Many of my webpages were originally created with Netscape 4.x's composer, and, as a result, have incorrect doctypes (bad case in certain words): <!doctype html public "-//w3c//dtd html 4.0 transitional//en"> I have been trying to fix the errors in those pages to get them up to standard and was attempting to use W3C's validator to help me do so. Unfortunately, when presented with pages with such a doctype the validator balks and then sends it through the SGML parser, causing it to essentially "invent" errors where there aren't any. What it should have done is simply report that an incorrect doctype was found and that no further validation was done, and then offer a drop down box of doctypes to choose from to continue the validation (as is done when no doctype is present). I created a valid test page and then made a copy with one change - I changed the doctype to the old NS4.x doctype (plus a 1): <!doctype html public "-//w3c//dtd html 4.01 transitional//en"> These two pages are identical except for the above difference. The first passes, the second fails with 80 errors, flagging as it does things that are actually valid HTML. http://members.rogers.com/dpjames/valid.html http://members.rogers.com/dpjames/invalid.html ==>http://validator.w3.org/check?uri=http%3A%2F%2Fmembers.rogers.com%2Fdpjames%2Finvalid.html The validation results from the latter are less than helpful and arguably misleading and inaccurate, as it indicates that there are 80 errors when there are in fact less than a half a dozen. There is also no information as to where one might find out about valid doctypes (an "explain..." link would be helpful here).
showing interest
David: Please attach the problematic page to this bug report so we have it on hand unless you are absolutely certain that that URL will remain static.
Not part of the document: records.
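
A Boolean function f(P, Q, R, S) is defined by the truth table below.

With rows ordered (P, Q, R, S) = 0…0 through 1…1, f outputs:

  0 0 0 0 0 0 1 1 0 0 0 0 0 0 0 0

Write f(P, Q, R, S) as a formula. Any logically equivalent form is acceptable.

f(P, Q, R, S) = (((not P and Q) and R) and not S) or (((not P and Q) and R) and S)

Collect the rows where f=1 — (0,1,1,0), (0,1,1,1) — and write one minterm per row: ¬P·Q·R·¬S, ¬P·Q·R·S. Their union (logical OR) reproduces the table exactly.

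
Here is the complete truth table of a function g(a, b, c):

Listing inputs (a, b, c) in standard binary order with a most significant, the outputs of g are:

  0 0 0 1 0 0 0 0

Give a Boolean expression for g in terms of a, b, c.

g is 1 on exactly one input, (0,1,1), whose minterm is ¬a·b·c. So g is just that conjunction.

g(a, b, c) = (¬a ∧ b) ∧ c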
The problem is that we do not detect the invalid DOCTYPE until we feed the document to the SGML Parser; but, yes, we should detect this particular error and emit a fatal error rather then a gazillion meaningless "undefined element" messages. This does have some side-effects that wants thinking about. The five first messages reported are separate messages from the SGML Parser for a reason. There actually are multiple separate errors here, each of which may appear independant of the others and do not necessarily indicate a fatal error. i.e. it's possible to have a combination of several of those messages and still get meaningfull results for the rest of the document. Hopefully, though, this is sufficiently rare in practice that we can allow ourselves to overstate the importance (by emitting a fatal error) of these messages. Setting target to 0.7.0 (aka. "When I Get a Round Tuit") since this wants classification as a feature enhancement and 0.6.x is nominally "frozen".
Nominating for 0.7.0. Our behaviour has changed in this area during the 0.6.x series, so this may now be a question of presentation now.
http://qa-dev.w3.org/wmvs/HEAD/check? uri=http%3A%2F%2Fmembers.rogers.com%2Fdpjames%2Finvalid.html shows this seems to be fixed.
Indeed it does. And it doesn't depend on Bug #739 either. Closing as FIXED.